The growing corner of CPUs with AVX-512 can definitely do better with that than using similar AVX2 code, but the paper says "fastest sort for individual (non-tuple) keys on AVX2 and AVX-512", which I understand to mean fastest on CPUs with AVX-512 _and_ on CPUs with just AVX2.


2022.06.04 23:39:13 (1533201734369103872) from Daniel J. Bernstein:

Tried Google's new vectorized quicksort code vqsort on Skylake, and timed Sorter() as ~8000 cycles for int32[256] (big chunk of code for a size-specific sorting network), ~19000 cycles for int32[1024] (non-constant-time). djbsort is 1230, 6286 (ct).

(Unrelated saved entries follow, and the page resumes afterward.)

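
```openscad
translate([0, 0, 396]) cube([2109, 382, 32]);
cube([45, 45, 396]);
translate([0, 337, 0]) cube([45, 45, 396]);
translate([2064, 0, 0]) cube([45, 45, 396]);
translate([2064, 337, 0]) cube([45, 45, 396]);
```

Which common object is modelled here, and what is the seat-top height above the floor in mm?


A bench. The seat-top height is 428 mm.

A long slab on four corner posts — a bench. The slab sits at z = 396 with thickness 32, so the top is 396 + 32 = 428 mm.


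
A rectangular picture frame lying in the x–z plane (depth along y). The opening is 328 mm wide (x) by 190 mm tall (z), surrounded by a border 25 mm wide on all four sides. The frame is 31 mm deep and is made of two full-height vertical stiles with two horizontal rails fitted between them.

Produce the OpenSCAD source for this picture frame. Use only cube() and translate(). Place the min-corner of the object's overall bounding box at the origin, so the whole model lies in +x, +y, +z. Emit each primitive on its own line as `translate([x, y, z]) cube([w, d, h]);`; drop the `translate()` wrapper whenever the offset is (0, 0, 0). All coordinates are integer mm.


cube([25, 31, 240]);
translate([353, 0, 0]) cube([25, 31, 240]);
translate([25, 0, 0]) cube([328, 31, 25]);
translate([25, 0, 215]) cube([328, 31, 25]);


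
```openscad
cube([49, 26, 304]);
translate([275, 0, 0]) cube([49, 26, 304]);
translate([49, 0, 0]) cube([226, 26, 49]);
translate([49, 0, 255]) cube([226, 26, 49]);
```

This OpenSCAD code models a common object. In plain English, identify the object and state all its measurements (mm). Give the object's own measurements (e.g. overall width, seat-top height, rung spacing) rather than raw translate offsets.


A rectangular picture frame lying in the x–z plane (depth along y). The opening is 226 mm wide (x) by 206 mm tall (z), surrounded by a border 49 mm wide on all four sides. The frame is 26 mm deep and is made of two full-height vertical stiles with two horizontal rails fitted between them.


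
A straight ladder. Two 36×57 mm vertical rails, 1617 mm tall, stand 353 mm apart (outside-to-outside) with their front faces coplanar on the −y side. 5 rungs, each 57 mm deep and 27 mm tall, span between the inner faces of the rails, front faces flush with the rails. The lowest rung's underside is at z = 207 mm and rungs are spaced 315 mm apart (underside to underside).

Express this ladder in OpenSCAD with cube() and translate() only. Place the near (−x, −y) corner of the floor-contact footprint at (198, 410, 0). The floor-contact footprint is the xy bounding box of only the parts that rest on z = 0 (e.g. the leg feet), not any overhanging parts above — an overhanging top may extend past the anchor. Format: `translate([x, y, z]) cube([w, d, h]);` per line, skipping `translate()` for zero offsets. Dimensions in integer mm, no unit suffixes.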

Did I misuse vqsort somehow?

2022.06.05 02:42:19 (1533247813538045952) from "Danilo (@oak_doak)":

What % of cycles were backend-bound on your tests? You can get this on perf's "stalled-cycles-backend" metric. Likely Google benchmarked on Skylake server, which has a wildly different SoC architecture than the client (consumer) version (see wikichip).